If the 1660 reforms were the culmination of a series of long-term developments, their revolutionary nature must be recognised. The Rigsdag deliberately destroyed the old order and placed the destiny of the state in the monarchy’s hands. The publication of the new estates privileges in June 1661 demonstrated that the old nobility’s status as a distinct social group was no more, as the king suspended for ten years – in practice forever – the requirement to perform military service; in consequence, the nobility was stripped of its tax-exemption and its monopoly on many offices. By 1700, the number of top political advisers from the old nobility had dropped from 95 to 20; in the local administration from 93 to 19. Nobles began to pay the new land-tax, introduced in 1662; in 1688, the compilation of a comprehensive land-register provided a proper basis for the new tax-state.
Yet the reforms were more a redefinition of nobility than an attack upon it. The emphasis on birth and the equality of the nobility was downplayed; in its place, the new system stressed the concept of service and constructed a new social hierarchy based largely on merit.

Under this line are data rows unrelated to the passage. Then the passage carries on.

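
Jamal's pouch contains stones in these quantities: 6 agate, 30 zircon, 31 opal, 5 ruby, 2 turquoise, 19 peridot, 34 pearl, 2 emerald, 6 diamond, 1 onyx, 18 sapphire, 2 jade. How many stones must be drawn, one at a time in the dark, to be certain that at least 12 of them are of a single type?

By pigeonhole, put each drawn stone into a box by type. The largest draw with every box below 12 takes min(count, 11) from each type; types with fewer than 11 contribute all they have.
Σ min(cᵢ, 11) = 6 + 11 + 11 + 5 + 2 + 11 + 11 + 2 + 6 + 1 + 11 + 2 = 79.
Draw number 79 + 1 = 80 must push one box to 12.

80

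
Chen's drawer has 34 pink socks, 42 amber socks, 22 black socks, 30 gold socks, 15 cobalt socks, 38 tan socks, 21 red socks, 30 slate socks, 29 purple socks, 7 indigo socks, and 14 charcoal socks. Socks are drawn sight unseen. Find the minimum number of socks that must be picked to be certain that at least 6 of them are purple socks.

259

In the worst case for collecting purple socks, every non-purple sock comes out first.
There are 34 + 42 + 22 + 30 + 15 + 38 + 21 + 30 + 7 + 14 = 253 non-purple socks altogether.
After those, each further sock must be purple, so 253 + 6 = 259 draws guarantee 6 purple socks.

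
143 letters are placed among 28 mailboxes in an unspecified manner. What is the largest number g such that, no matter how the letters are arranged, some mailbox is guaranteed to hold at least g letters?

6

The 28 mailboxes are the holes and the 143 letters are the pigeons.
If every mailbox held at most 5 letters, the total would be at most 28 × 5 = 140, which is less than 143.
So some mailbox holds at least ⌈143/28⌉ = 6 letters.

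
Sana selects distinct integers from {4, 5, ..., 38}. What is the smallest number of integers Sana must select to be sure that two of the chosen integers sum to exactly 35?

22

Group the elements by complementary pair {x, 35−x}: {4,31}, {5,30}, {6,29}, …, giving 14 two-element pairs and 7 integers whose partner 35−x falls outside [4,38].
Pigeonhole: treating each of those 21 groups as a pigeonhole, one can pick one integer per group — 21 integers — with no two summing to 35.
The 22nd integer lands in an occupied pair, forcing a sum of 35.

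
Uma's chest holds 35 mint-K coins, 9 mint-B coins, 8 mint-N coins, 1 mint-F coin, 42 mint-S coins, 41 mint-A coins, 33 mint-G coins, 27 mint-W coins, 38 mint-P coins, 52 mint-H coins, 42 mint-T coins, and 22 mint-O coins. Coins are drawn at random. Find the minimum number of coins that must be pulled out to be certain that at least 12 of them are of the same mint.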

In May 1671, the government promulgated a table of ranks for members of the administration, with the monarchy at the top, which undermined traditional concepts of the social order: the emphasis was on the kind of service performed, not social background; commoners with important posts were ranked above well-born but more lowly servants of the state, while the creation of ranks of count and baron stressed that the concept of nobility itself was not under attack. In 1679, public servants of non-noble origin were given a series of privileges; in 1693 the process was completed with the grading of the nobility into a hierarchy of ranks and the automatic ennoblement of commoners in the three highest ranks of the administration.
Denmark’s experience of war had demonstrated that traditional government structures and social roles no longer adequately provided for the defence of the realm. By 1660, the demands of war had forced the Danish Council into a series of ad hoc measures which widened the gap between theory and practice. The disaster of 1658–60 created a coalition of forces which succeeded in pushing through the absolutist coup that placed the destiny of the state in the monarchy’s hands and completed in a more systematic manner the reforms begun in an uncoordinated fashion under Christian. The new, cameral system was to survive in its essentials until 1849 by integrating the old elite of birth with the new elite of service. After the hiatus of 1658–60, old nobles flocked back into the officer corps; the number of foreign officers was reduced and the noble presence increased absolutely and relatively in all positions, although the small size of the Danish nobility ensured that, unlike other contemporary states, nobles only ever constituted between a fifth and a quarter of all army officers. The way was open for a new assertiveness in Danish foreign policy and a war of revenge on Sweden. In Denmark the Military Revolution was over.